Earlier I posted a program as a solution to a K&R exercise that reads a file/text stream and prints out a histogram of number of occurrences of word lengths. I think I've worked out nearly all the bugs and this is what I now have:
Code:
/* Corresponding K&R section: 1.6 */
/* Prints vertical histogram of lengths of words in input*/
#include <stdio.h>
/* NOTE: given enough horizontal space, can scale to any two-digit maximum by
modifying this alone... gets messy with three digits, but I could
make the numbers on the x-axis display vertically down to make it infinitely
scalable. */
#define MIN_WORD_LENGTH 1
#define MAX_WORD_LENGTH 20
int main(void)
{
//Holds characters
int c = 0;
int lastchar = 0;
//current number of contiguous non-whitespace chars
int currentLength = 0;
//holds number of occurrences of each length
int wordLengthFrequencies[MAX_WORD_LENGTH] = {0};
//highest number of occurrences encountered
int maxFrequency = 0;
/* ---------------- Collect length data --------------- */
while((c = getchar()) != EOF)
{
//Are we currently inside a word?
if(currentLength >= MIN_WORD_LENGTH)
{
//Are we encountering whitespace?
if(c == ' ' || c == '\t' || c == '\n' || c == '\r' || c == '\v')
{
/* We've reached the end of a word. Update array */
wordLengthFrequencies[currentLength - 1]++;
currentLength = 0; //Reset
}
/* No whitespace, so we're still inside a
word. Update currentLength if it hasn't
maxed out*/
else if(currentLength < MAX_WORD_LENGTH)
currentLength++;
}
/* Have we just encountered the start of a word? */
else if(c != ' ' && c != '\t' && c != '\n' && c != '\r' && c != '\v')
currentLength = 1;
lastchar = c;
}
/* Handle case where file does not end on newline */
if(lastchar != '\n' && currentLength != 0)
wordLengthFrequencies[currentLength - 1]++;
/* --------------- Print Histogram ------------- */
printf("\n\n");
int i = 0;
/* Determine maximum frequency */
for(i = MIN_WORD_LENGTH; i <= MAX_WORD_LENGTH; i++)
{
if(wordLengthFrequencies[i - 1] > maxFrequency)
maxFrequency = wordLengthFrequencies[i- 1];
}
/* Start printing the graph starting from the maximum frequency */
for(c = maxFrequency; c >= 1; c--)
{
/* Make sure graph will still be aligned even for 7-digit frequencies
i.e. if we are operating on a large file */
printf("%7d | ", c);
for(i = 0; i < MAX_WORD_LENGTH; i++)
{
if(wordLengthFrequencies[i] >= c)
printf("* "); //fill in where appropriate
else
printf(" ");
}
printf("\n");
}
/* print the x-axis and legend */
putchar('\t');
for(i = MIN_WORD_LENGTH; i <= MAX_WORD_LENGTH; i++)
printf("---");
printf("\n\t");
for(i = MIN_WORD_LENGTH; i <= MAX_WORD_LENGTH; i++)
printf("%3d", i);
putchar('+');
printf("\n\nx-axis: word length\ny-axis: # of occurrences\n\n");
return 0;
}
I noticed that my program failed to count the last word in the file if the file did not end on a newline and had no trailing whitespace after the last word.

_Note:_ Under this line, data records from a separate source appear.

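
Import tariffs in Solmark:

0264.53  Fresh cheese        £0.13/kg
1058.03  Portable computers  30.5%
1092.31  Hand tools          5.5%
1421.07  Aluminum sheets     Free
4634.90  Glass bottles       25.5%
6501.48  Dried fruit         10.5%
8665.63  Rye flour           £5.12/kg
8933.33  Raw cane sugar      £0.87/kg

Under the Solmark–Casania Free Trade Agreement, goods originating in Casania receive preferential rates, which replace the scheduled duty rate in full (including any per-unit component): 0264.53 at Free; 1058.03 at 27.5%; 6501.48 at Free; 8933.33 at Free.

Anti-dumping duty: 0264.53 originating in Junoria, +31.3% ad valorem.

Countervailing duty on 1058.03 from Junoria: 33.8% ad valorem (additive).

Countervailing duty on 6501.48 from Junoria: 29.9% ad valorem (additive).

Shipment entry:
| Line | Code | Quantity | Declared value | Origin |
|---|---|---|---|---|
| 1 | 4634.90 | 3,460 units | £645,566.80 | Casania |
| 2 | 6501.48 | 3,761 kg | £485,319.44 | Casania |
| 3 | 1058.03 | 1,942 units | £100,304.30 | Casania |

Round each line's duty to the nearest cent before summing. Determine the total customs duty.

Line 1 (4634.90, Casania, 3,460 units, £645,566.80):
Base rate for 4634.90 is 25.5%.
Origin Casania is the FTA partner but 4634.90 is not on the preference list; base rate stands.
Duty = £645,566.80 × 25.5% = £164,619.53.
Line 2 (6501.48, Casania, 3,761 kg, £485,319.44):
Base rate for 6501.48 is 10.5%.
Origin Casania qualifies under the Solmark–Casania agreement and 6501.48 is covered: preferential rate Free applies instead.
The additional-duty order on 6501.48 targets Junoria, not Casania; it does not apply.
Duty = £485,319.44 × 0% = £0.00.
Line 3 (1058.03, Casania, 1,942 units, £100,304.30):
Base rate for 1058.03 is 30.5%.
Origin Casania qualifies under the Solmark–Casania agreement and 1058.03 is covered: preferential rate 27.5% applies instead.
The additional-duty order on 1058.03 targets Junoria, not Casania; it does not apply.
Duty = £100,304.30 × 27.5% = £27,583.68.
Total = £164,619.53 + £0.00 + £27,583.68 = £192,203.21.

£192,203.21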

So I added this particular snippet to take care of that:
Code:
/* Handle case where file does not end on newline */
if(lastchar != '\n' && currentLength != 0)
wordLengthFrequencies[currentLength - 1]++;
By my logic, if the last character to be read before EOF was not '\n', this means
the file did not end on a newline. But, this does not necessarily mean I should
just go ahead and increment the array member corresponding to what's left
in currentLength. It may very well be 0 because I may have trailing whitespace after the last word which would cause currentLength to be reset when it is processed. What's worse, this would mean I'm incrementing the -1 index, which is out of bounds. No matter what whitespace is trailing, currentLength will be 0, so I just make sure it isn't. With that in place, I'm fairly certain my program is solid.

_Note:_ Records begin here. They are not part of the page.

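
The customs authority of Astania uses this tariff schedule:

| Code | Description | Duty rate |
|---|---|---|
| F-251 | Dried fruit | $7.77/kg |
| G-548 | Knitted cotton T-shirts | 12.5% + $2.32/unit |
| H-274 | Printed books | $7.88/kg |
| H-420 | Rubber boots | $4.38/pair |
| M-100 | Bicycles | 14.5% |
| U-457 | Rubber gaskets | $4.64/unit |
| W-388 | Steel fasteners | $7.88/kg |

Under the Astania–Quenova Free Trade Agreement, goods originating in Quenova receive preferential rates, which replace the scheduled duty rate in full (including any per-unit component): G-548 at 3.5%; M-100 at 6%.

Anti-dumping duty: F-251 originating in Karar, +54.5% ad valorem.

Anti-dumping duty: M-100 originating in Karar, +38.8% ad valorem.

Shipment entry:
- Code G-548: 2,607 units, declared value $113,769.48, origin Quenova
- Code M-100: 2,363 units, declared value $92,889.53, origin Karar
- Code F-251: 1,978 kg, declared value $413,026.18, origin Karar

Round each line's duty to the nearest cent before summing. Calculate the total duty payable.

Line 1 (G-548, Quenova, 2,607 units, $113,769.48):
Base rate for G-548 is 12.5% + $2.32/unit.
Origin Quenova qualifies under the Astania–Quenova agreement and G-548 is covered: preferential rate 3.5% applies instead.
Duty = $113,769.48 × 3.5% = $3,981.93.
Line 2 (M-100, Karar, 2,363 units, $92,889.53):
Base rate for M-100 is 14.5%.
M-100 has an FTA preferential rate, but origin Karar is not Quenova; base rate stands.
Additional duty on M-100 from Karar: +38.8%. Applied ad valorem rate: 14.5% + 38.8% = 53.3%.
Duty = $92,889.53 × 53.3% = $49,510.12.
Line 3 (F-251, Karar, 1,978 kg, $413,026.18):
Base rate for F-251 is $7.77/kg.
Additional duty on F-251 from Karar: +54.5% ad valorem. Applied ad valorem rate = 54.5%.
Duty = $413,026.18 × 54.5% + 1,978 × $7.77 = $240,468.33.
Total = $3,981.93 + $49,510.12 + $240,468.33 = $293,960.38.

$293,960.38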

I might be being anal about this for an exercise out of a programming book, but I guess I see little point in trying to learn C with exercises if I don't make damned sure my solutions are airtight, given how easy it is to proverbially "shoot myself in the foot." I was wondering if anyone else could see any flaws in my logic above or if there's something I overlooked.